# Hallo zusammen und ein paar Fragen inklusive



## Thorle (27. Juli 2017)

Hallo Forengemeinde,

letztes Jahr habe ich mir ein Haus gegönnt. Durch die Umbauarbeiten habe ich mich nicht groß dem Teich gewidmet. Leidglich einen einfachen Druckfilter gekauft der soweit seine Arbeit verrichtet hat, wenn auch nicht optimal. Nun möchte ich den Teich zumindestens wieder etwas aufhübschen und vorallem klares Wasser bekommen.

Ich nutze den Teich mit ca. 5m³, 1m Tiefe für die bereits vorhandenen Goldfische und meine Wasserschildkröte im Sommer (wer sie auf dem Bild findet bekommt einen Bonuspunkt ). Ich habe eigentlich nicht viel weiter vor. Zum einem habe ich mit dem Rest des Grundstückes und dem Rest genügend zu tun und zum anderen ist er an einer Stelle die man maximal beim kochen sieht (was ich nicht so häufig mache ).

Der Teich hat eine Flachwasserzon mit ca. 10-20cm Tiefe (wo die Steine sind) und eine weitere mit ca. 50cm Tiefe. Die zwei Seerosen waren letztes Jahr aktiver, dieses Jahr eher wenig bis gar nicht. Sonne bekommt er fast den ganzen Tag ab, da Südseite. Temperatur daher auch gerne mal 28-30 Grad. Fische sind es aktuell 15 Goldfische und die Schildkröte. Mehr Fische auf keinen Fall!

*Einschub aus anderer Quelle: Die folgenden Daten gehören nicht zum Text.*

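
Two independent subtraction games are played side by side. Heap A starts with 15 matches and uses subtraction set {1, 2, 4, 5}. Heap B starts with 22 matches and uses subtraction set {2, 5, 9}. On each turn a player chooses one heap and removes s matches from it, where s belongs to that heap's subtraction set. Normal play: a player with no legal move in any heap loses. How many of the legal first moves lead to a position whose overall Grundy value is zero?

Heap A, S = {1, 2, 4, 5}:
n :  0  1  2  3  4  5  6  7  8  9 10 11 12 13 14 15
G :  0  1  2  0  1  2  0  1  2  0  1  2  0  1  2  0
G_A(15) = 0.
Heap B, S = {2, 5, 9}:
G(0) = 0
G(1) = mex{} = 0
G(2) = mex{0} = 1
G(3) = mex{0} = 1
G(4) = mex{1} = 0
G(5) = mex{1,0} = 2
G(6) = mex{0,0} = 1
G(7) = mex{2,1} = 0
G(8) = mex{1,1} = 0
G(9) = mex{0,0,0} = 1
G(10) = mex{0,2,0} = 1
G(11) = mex{1,1,1} = 0
G(12) = mex{1,0,1} = 2
G(13) = mex{0,0,0} = 1
G(14) = mex{2,1,2} = 0
G(15) = mex{1,1,1} = 0
G(16) = mex{0,0,0} = 1
G(17) = mex{0,2,0} = 1
G(18) = mex{1,1,1} = 0
G(19) = mex{1,0,1} = 2
G(20) = mex{0,0,0} = 1
G(21) = mex{2,1,2} = 0
G(22) = mex{1,1,1} = 0
G_B(22) = 0.
Combined Grundy value = 0 ⊕ 0 = 0.
A winning move leaves total XOR = 0, i.e. changes one component's Grundy value g to g ⊕ X where X is the current total.
Heap A: target g' = 0⊕0 = 0, but every legal move changes the Grundy value (mex property), so 0 moves.
Heap B: target g' = 0⊕0 = 0, but every legal move changes the Grundy value (mex property), so 0 moves.

0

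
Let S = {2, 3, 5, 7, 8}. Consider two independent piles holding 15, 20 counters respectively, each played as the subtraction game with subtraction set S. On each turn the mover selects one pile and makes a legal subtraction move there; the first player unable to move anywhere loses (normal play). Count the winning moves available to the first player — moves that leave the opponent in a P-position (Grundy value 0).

2

All piles use S = {2, 3, 5, 7, 8}:
n :  0  1  2  3  4  5  6  7  8  9 10 11 12 13 14 15 16 17 18 19 20
G :  0  0  1  1  2  2  3  3  4  4  0  0  1  1  2  2  3  3  4  4  0
Pile A: G(15) = 2.
Pile B: G(20) = 0.
Combined Grundy value = 2 ⊕ 0 = 2.
A winning move leaves total XOR = 0, i.e. changes one component's Grundy value g to g ⊕ X where X is the current total.
Pile A: need g' = 2⊕2 = 0. Options: 15−2→G=1, 15−3→G=1, 15−5→G=0, 15−7→G=4, 15−8→G=3. Hits: 1.
Pile B: need g' = 0⊕2 = 2. Options: 20−2→G=4, 20−3→G=3, 20−5→G=2, 20−7→G=1, 20−8→G=1. Hits: 1.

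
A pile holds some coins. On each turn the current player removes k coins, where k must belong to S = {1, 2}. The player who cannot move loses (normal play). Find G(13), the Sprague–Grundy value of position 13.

n :  0  1  2  3  4  5  6  7  8  9 10 11 12 13
G :  0  1  2  0  1  2  0  1  2  0  1  2  0  1

1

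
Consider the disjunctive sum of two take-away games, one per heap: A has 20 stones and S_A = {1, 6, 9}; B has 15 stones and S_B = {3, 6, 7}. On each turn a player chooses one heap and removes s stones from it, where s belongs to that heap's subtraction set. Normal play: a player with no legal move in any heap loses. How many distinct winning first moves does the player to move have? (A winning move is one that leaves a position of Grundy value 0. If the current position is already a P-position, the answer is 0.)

0

Heap A, S = {1, 6, 9}:
n :  0  1  2  3  4  5  6  7  8  9 10 11 12 13 14 15 16 17 18 19 20
G :  0  1  0  1  0  1  2  0  1  2  3  2  0  1  0  1  2  0  1  0  1
G_A(20) = 1.
Heap B, S = {3, 6, 7}:
G(0) = 0
G(1) = mex{} = 0
G(2) = mex{} = 0
G(3) = mex{0} = 1
G(4) = mex{0} = 1
G(5) = mex{0} = 1
G(6) = mex{1,0} = 2
G(7) = mex{1,0,0} = 2
G(8) = mex{1,0,0} = 2
G(9) = mex{2,1,0} = 3
G(10) = mex{2,1,1} = 0
G(11) = mex{2,1,1} = 0
G(12) = mex{3,2,1} = 0
G(13) = mex{0,2,2} = 1
G(14) = mex{0,2,2} = 1
G(15) = mex{0,3,2} = 1
G_B(15) = 1.
Combined Grundy value = 1 ⊕ 1 = 0.
A winning move leaves total XOR = 0, i.e. changes one component's Grundy value g to g ⊕ X where X is the current total.
Heap A: target g' = 1⊕0 = 1, but every legal move changes the Grundy value (mex property), so 0 moves.
Heap B: target g' = 1⊕0 = 1, but every legal move changes the Grundy value (mex property), so 0 moves.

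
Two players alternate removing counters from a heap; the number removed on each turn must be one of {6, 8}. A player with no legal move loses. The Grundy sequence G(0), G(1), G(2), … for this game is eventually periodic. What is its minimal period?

14

n :  0  1  2  3  4  5  6  7  8  9 10 11 12 13 14 15 16 17 18 19 20 21 22 23 24 25 26 27 28 29
G :  0  0  0  0  0  0  1  1  1  1  1  1  2  2  0  0  0  0  0  0  1  1  1  1  1  1  2  2  0  0
G(n+14) = G(n) holds for n = 0,…,7 (a full window of length max(S) = 8), so the sequence is purely periodic with period 14.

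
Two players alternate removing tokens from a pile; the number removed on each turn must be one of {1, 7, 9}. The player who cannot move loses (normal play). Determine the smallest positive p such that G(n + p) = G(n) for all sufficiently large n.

2

n :  0  1  2  3  4  5  6  7  8  9 10 11 12 13 14
G :  0  1  0  1  0  1  0  1  0  1  0  1  0  1  0
G(n+2) = G(n) holds for n = 0,…,8 (a full window of length max(S) = 9), so the sequence is purely periodic with period 2.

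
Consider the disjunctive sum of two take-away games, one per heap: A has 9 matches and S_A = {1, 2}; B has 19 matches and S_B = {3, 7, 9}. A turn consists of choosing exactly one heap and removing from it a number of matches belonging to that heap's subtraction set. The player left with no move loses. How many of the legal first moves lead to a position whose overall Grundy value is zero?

Heap A, S = {1, 2}:
G(0) = 0
G(1) = mex{0} = 1
G(2) = mex{1,0} = 2
G(3) = mex{2,1} = 0
G(4) = mex{0,2} = 1
G(5) = mex{1,0} = 2
G(6) = mex{2,1} = 0
G(7) = mex{0,2} = 1
G(8) = mex{1,0} = 2
G(9) = mex{2,1} = 0
G_A(9) = 0.
Heap B, S = {3, 7, 9}:
n :  0  1  2  3  4  5  6  7  8  9 10 11 12 13 14 15 16 17 18 19
G :  0  0  0  1  1  1  0  2  2  1  3  3  0  2  0  1  0  1  0  1
G_B(19) = 1.
Combined Grundy value = 0 ⊕ 1 = 1.
A winning move leaves total XOR = 0, i.e. changes one component's Grundy value g to g ⊕ X where X is the current total.
Heap A: need g' = 0⊕1 = 1. Options: 9−1→G=2, 9−2→G=1. Hits: 1.
Heap B: need g' = 1⊕1 = 0. Options: 19−3→G=0, 19−7→G=0, 19−9→G=3. Hits: 2.

3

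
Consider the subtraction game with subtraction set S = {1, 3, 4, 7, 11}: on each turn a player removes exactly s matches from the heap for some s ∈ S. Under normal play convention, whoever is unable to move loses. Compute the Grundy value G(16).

G(0) = 0
G(1) = mex{0} = 1
G(2) = mex{1} = 0
G(3) = mex{0,0} = 1
G(4) = mex{1,1,0} = 2
G(5) = mex{2,0,1} = 3
G(6) = mex{3,1,0} = 2
G(7) = mex{2,2,1,0} = 3
G(8) = mex{3,3,2,1} = 0
G(9) = mex{0,2,3,0} = 1
G(10) = mex{1,3,2,1} = 0
G(11) = mex{0,0,3,2,0} = 1
G(12) = mex{1,1,0,3,1} = 2
G(13) = mex{2,0,1,2,0} = 3
G(14) = mex{3,1,0,3,1} = 2
G(15) = mex{2,2,1,0,2} = 3
G(16) = mex{3,3,2,1,3} = 0

0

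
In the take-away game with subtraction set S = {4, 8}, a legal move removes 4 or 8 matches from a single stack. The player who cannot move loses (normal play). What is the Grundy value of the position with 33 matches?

G(0) = 0
G(1) = mex{} = 0
G(2) = mex{} = 0
G(3) = mex{} = 0
G(4) = mex{0} = 1
G(5) = mex{0} = 1
G(6) = mex{0} = 1
G(7) = mex{0} = 1
G(8) = mex{1,0} = 2
G(9) = mex{1,0} = 2
G(10) = mex{1,0} = 2
G(11) = mex{1,0} = 2
G(12) = mex{2,1} = 0
G(13) = mex{2,1} = 0
G(14) = mex{2,1} = 0
G(15) = mex{2,1} = 0
G(16) = mex{0,2} = 1
G(17) = mex{0,2} = 1
G(18) = mex{0,2} = 1
G(19) = mex{0,2} = 1
G(20) = mex{1,0} = 2
G(21) = mex{1,0} = 2
G(22) = mex{1,0} = 2
G(23) = mex{1,0} = 2
G(24) = mex{2,1} = 0
G(25) = mex{2,1} = 0
G(26) = mex{2,1} = 0
G(27) = mex{2,1} = 0
G(28) = mex{0,2} = 1
G(29) = mex{0,2} = 1
G(30) = mex{0,2} = 1
G(31) = mex{0,2} = 1
G(32) = mex{1,0} = 2
G(33) = mex{1,0} = 2

2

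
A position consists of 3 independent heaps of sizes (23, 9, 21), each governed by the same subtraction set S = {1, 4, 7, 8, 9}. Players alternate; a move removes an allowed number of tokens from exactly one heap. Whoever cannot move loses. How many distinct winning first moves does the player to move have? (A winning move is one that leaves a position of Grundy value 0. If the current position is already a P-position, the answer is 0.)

All heaps use S = {1, 4, 7, 8, 9}:
G(0) = 0
G(1) = mex{0} = 1
G(2) = mex{1} = 0
G(3) = mex{0} = 1
G(4) = mex{1,0} = 2
G(5) = mex{2,1} = 0
G(6) = mex{0,0} = 1
G(7) = mex{1,1,0} = 2
G(8) = mex{2,2,1,0} = 3
G(9) = mex{3,0,0,1,0} = 2
G(10) = mex{2,1,1,0,1} = 3
G(11) = mex{3,2,2,1,0} = 4
G(12) = mex{4,3,0,2,1} = 5
G(13) = mex{5,2,1,0,2} = 3
G(14) = mex{3,3,2,1,0} = 4
G(15) = mex{4,4,3,2,1} = 0
G(16) = mex{0,5,2,3,2} = 1
G(17) = mex{1,3,3,2,3} = 0
G(18) = mex{0,4,4,3,2} = 1
G(19) = mex{1,0,5,4,3} = 2
G(20) = mex{2,1,3,5,4} = 0
G(21) = mex{0,0,4,3,5} = 1
G(22) = mex{1,1,0,4,3} = 2
G(23) = mex{2,2,1,0,4} = 3
Heap A: G(23) = 3.
Heap B: G(9) = 2.
Heap C: G(21) = 1.
Combined Grundy value = 3 ⊕ 2 ⊕ 1 = 0.
A winning move leaves total XOR = 0, i.e. changes one component's Grundy value g to g ⊕ X where X is the current total.
Heap A: target g' = 3⊕0 = 3, but every legal move changes the Grundy value (mex property), so 0 moves.
Heap B: target g' = 2⊕0 = 2, but every legal move changes the Grundy value (mex property), so 0 moves.
Heap C: target g' = 1⊕0 = 1, but every legal move changes the Grundy value (mex property), so 0 moves.

0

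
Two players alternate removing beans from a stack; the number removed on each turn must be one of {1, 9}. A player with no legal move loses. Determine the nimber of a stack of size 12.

n :  0  1  2  3  4  5  6  7  8  9 10 11 12
G :  0  1  0  1  0  1  0  1  0  1  0  1  0

0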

Mittlerweile habe ich mich ganz gut über Filter informiert und weis das der kleine Druckfilter nichts ist. So, Welcher soll es denn dann sein? Ein Druckfilter mit 15m³ oder lieber so eine Oase BioSmart 14000 oder doch noch mehr Filterleistung? Von welchem Hersteller, da gibt es ja zig Angebote. Fragen über Fragen. Wobei ich natürlich nur so viel wie nötig investieren möchte. Ich habe auch noch eine Mülltonne hier und habe einen Umbau gesehen. So richtig traue ich mich als Nichthandwerker nicht daran.

Bei den Pflanzen würde mich interessieren, wie ich die Seerosen wieder zum blühen bekomme? Momentan stehen sie im Topf auf der Teichfolie. Kann ich die auch in die Tiefwasserzone stellen? Und welche Pflanzen kann ich noch wo uim Teich platzieren?

Viele Fragen aber ich hoffe auf eure Hilfe, damit er zumindestens wieder etwas ansehnlich wird. Danke!


----------



## trampelkraut (29. Juli 2017)

Hallo,

die sichtbare Teichfolie im Uferbereich sollte unbedingt mit Ufermatte abgedeckt werden. So kannst du sie vor mechanischen Beschädigungen und der UV Strahlung schützen.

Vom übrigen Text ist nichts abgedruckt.